Making Employees Champions for Cybersecurity Culture

Lena Smart

As CISO, I view our employees as our strongest link and our best advocates for cultivating a strong security culture at MongoDB. Security teams can often be perceived negatively internally and with the shift to remote and hybrid working over the last year-plus, we’ve made a very conscious effort to engage and educate our employees. While you can have all the tools in the world, at the end of the day, people are the key to a robust and ever expanding cybersecurity program.

This is not a new message, but it takes on a very different form now that, in some cases, every employee is working from a different kitchen table or home office, with varying set ups and network accessibility. The perimeter no longer exists and there is no such thing as a one-way path for network traffic. All your entry points can also just as easily become attack vectors. So everyone needs to be involved and accountable. However, this is not about IT expertise, rather it is about tact and empathy.

Employees tend to be viewed as a risk when it comes to cybersecurity. This message, however, can lead to a culture of mistrust, which often results in employees worrying about the consequences of reporting anything. They feel embarrassed about clicking on that link in the email from the sender they didn’t recognize, so instead of reporting the incident, they just ignore it, leading to much bigger issues.

Instead of a risk, at MongoDB, we make employees our security champions. The MongoDB Security Champions Program is a team of over 90 employees who have volunteered to help in our cybersecurity efforts. They are from departments all over the company, such as HR, communications, and product development, and they become ambassadors within their team for cybersecurity, adding to the strength of our security team.

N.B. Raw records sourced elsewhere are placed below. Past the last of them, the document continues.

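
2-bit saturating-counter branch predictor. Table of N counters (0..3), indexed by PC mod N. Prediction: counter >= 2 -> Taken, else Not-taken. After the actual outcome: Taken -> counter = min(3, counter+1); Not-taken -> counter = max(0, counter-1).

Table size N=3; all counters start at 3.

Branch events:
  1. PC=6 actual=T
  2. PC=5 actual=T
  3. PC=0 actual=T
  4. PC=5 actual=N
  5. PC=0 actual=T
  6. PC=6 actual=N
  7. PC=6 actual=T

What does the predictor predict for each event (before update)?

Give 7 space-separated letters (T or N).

Ev 1: PC=6 idx=0 pred=T actual=T -> ctr[0]=3
Ev 2: PC=5 idx=2 pred=T actual=T -> ctr[2]=3
Ev 3: PC=0 idx=0 pred=T actual=T -> ctr[0]=3
Ev 4: PC=5 idx=2 pred=T actual=N -> ctr[2]=2
Ev 5: PC=0 idx=0 pred=T actual=T -> ctr[0]=3
Ev 6: PC=6 idx=0 pred=T actual=N -> ctr[0]=2
Ev 7: PC=6 idx=0 pred=T actual=T -> ctr[0]=3

Answer: T T T T T T T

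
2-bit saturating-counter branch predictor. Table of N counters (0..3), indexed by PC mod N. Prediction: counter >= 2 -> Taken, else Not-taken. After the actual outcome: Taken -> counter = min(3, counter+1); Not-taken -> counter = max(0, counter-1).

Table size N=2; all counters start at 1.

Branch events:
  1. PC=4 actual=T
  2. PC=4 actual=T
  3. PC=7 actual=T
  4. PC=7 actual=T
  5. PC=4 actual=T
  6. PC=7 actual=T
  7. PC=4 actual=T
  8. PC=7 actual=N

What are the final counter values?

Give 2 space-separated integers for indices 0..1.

Ev 1: PC=4 idx=0 pred=N actual=T -> ctr[0]=2
Ev 2: PC=4 idx=0 pred=T actual=T -> ctr[0]=3
Ev 3: PC=7 idx=1 pred=N actual=T -> ctr[1]=2
Ev 4: PC=7 idx=1 pred=T actual=T -> ctr[1]=3
Ev 5: PC=4 idx=0 pred=T actual=T -> ctr[0]=3
Ev 6: PC=7 idx=1 pred=T actual=T -> ctr[1]=3
Ev 7: PC=4 idx=0 pred=T actual=T -> ctr[0]=3
Ev 8: PC=7 idx=1 pred=T actual=N -> ctr[1]=2

Answer: 3 2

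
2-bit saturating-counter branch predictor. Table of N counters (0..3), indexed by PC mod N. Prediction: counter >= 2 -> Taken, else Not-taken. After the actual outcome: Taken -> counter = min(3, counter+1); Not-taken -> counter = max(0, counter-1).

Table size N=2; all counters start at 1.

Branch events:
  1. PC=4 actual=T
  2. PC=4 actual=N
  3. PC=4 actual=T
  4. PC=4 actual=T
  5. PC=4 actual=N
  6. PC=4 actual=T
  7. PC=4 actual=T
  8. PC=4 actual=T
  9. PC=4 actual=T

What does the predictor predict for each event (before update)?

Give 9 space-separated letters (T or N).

Ev 1: PC=4 idx=0 pred=N actual=T -> ctr[0]=2
Ev 2: PC=4 idx=0 pred=T actual=N -> ctr[0]=1
Ev 3: PC=4 idx=0 pred=N actual=T -> ctr[0]=2
Ev 4: PC=4 idx=0 pred=T actual=T -> ctr[0]=3
Ev 5: PC=4 idx=0 pred=T actual=N -> ctr[0]=2
Ev 6: PC=4 idx=0 pred=T actual=T -> ctr[0]=3
Ev 7: PC=4 idx=0 pred=T actual=T -> ctr[0]=3
Ev 8: PC=4 idx=0 pred=T actual=T -> ctr[0]=3
Ev 9: PC=4 idx=0 pred=T actual=T -> ctr[0]=3

Answer: N T N T T T T T T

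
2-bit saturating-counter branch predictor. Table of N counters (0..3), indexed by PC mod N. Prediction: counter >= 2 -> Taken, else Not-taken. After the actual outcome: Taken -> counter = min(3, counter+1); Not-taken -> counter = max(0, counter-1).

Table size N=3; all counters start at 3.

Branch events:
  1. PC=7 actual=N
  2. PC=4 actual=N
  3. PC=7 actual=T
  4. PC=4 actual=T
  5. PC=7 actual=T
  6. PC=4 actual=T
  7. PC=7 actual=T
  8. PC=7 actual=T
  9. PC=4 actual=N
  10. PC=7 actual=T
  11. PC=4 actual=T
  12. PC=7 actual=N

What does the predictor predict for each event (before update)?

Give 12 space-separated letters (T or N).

Ev 1: PC=7 idx=1 pred=T actual=N -> ctr[1]=2
Ev 2: PC=4 idx=1 pred=T actual=N -> ctr[1]=1
Ev 3: PC=7 idx=1 pred=N actual=T -> ctr[1]=2
Ev 4: PC=4 idx=1 pred=T actual=T -> ctr[1]=3
Ev 5: PC=7 idx=1 pred=T actual=T -> ctr[1]=3
Ev 6: PC=4 idx=1 pred=T actual=T -> ctr[1]=3
Ev 7: PC=7 idx=1 pred=T actual=T -> ctr[1]=3
Ev 8: PC=7 idx=1 pred=T actual=T -> ctr[1]=3
Ev 9: PC=4 idx=1 pred=T actual=N -> ctr[1]=2
Ev 10: PC=7 idx=1 pred=T actual=T -> ctr[1]=3
Ev 11: PC=4 idx=1 pred=T actual=T -> ctr[1]=3
Ev 12: PC=7 idx=1 pred=T actual=N -> ctr[1]=2

Answer: T T N T T T T T T T T T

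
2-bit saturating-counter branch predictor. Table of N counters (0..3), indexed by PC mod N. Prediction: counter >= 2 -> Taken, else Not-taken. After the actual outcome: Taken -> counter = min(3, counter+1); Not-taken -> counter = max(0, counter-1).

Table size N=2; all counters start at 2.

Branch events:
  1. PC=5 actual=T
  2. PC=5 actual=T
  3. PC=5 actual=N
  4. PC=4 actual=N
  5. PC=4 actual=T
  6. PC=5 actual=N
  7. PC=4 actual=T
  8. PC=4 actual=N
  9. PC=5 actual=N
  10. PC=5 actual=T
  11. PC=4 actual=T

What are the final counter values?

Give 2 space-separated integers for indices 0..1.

Answer: 3 1

Derivation:
Ev 1: PC=5 idx=1 pred=T actual=T -> ctr[1]=3
Ev 2: PC=5 idx=1 pred=T actual=T -> ctr[1]=3
Ev 3: PC=5 idx=1 pred=T actual=N -> ctr[1]=2
Ev 4: PC=4 idx=0 pred=T actual=N -> ctr[0]=1
Ev 5: PC=4 idx=0 pred=N actual=T -> ctr[0]=2
Ev 6: PC=5 idx=1 pred=T actual=N -> ctr[1]=1
Ev 7: PC=4 idx=0 pred=T actual=T -> ctr[0]=3
Ev 8: PC=4 idx=0 pred=T actual=N -> ctr[0]=2
Ev 9: PC=5 idx=1 pred=N actual=N -> ctr[1]=0
Ev 10: PC=5 idx=1 pred=N actual=T -> ctr[1]=1
Ev 11: PC=4 idx=0 pred=T actual=T -> ctr[0]=3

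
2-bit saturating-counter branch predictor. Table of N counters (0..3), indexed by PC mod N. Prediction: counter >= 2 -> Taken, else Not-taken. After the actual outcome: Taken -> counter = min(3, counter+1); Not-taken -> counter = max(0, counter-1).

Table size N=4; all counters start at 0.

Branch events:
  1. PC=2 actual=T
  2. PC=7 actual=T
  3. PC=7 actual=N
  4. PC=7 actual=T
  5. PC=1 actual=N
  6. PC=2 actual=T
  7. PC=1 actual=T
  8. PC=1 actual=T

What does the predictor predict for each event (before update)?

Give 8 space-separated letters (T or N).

Answer: N N N N N N N N

Derivation:
Ev 1: PC=2 idx=2 pred=N actual=T -> ctr[2]=1
Ev 2: PC=7 idx=3 pred=N actual=T -> ctr[3]=1
Ev 3: PC=7 idx=3 pred=N actual=N -> ctr[3]=0
Ev 4: PC=7 idx=3 pred=N actual=T -> ctr[3]=1
Ev 5: PC=1 idx=1 pred=N actual=N -> ctr[1]=0
Ev 6: PC=2 idx=2 pred=N actual=T -> ctr[2]=2
Ev 7: PC=1 idx=1 pred=N actual=T -> ctr[1]=1
Ev 8: PC=1 idx=1 pred=N actual=T -> ctr[1]=2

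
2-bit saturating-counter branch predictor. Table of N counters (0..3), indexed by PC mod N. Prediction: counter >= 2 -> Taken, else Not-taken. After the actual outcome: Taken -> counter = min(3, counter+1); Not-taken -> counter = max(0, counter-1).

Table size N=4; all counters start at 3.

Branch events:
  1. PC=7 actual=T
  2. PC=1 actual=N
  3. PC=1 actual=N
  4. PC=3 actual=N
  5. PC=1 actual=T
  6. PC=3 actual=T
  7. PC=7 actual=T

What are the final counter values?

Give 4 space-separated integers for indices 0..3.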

A comprehensive security plan cannot be limited to rules defined by IT, but must include commitment, ideas and understanding from all over the organization. This helps to avoid "information silos" and enables us to tailor information towards day-to-day scenarios that apply to specific functions. The security champions also feed back to the IT team, contributing knowledge and experience to the overall security strategy that only they can provide. A data protection officer understands GDPR compliance, a technician knows all about encryption or identity management, but only the customer consultant knows what issues can arise when external customer representatives need to access data on company servers.

This has successfully addressed the issue of trust. Teams now have a security contact who is a trusted member of their team. Someone who clicked the "bad link" is much more likely to confide in a colleague and in this way the champions act as a link between their own team and the team that defines IT security governance in the company.

The champions themselves also report beneficial effects. We have often heard companies complain about a lack of talent in cybersecurity. Training people in your existing workforce is a potential solution to this. Security champion members identify with their own specialist department as much as they do with their security work. They can play a crucial role in shaping the future, develop new skills, have more self-confidence and increase their commitment.

Six months after MongoDB implemented the Security Champions Program we saw an increase in reported security events, making it easier to detect and respond to incidents. The topic of cybersecurity, which had previously been a nuisance for many, now even contributes to team building – a welcome side effect of a positive and inclusive security culture.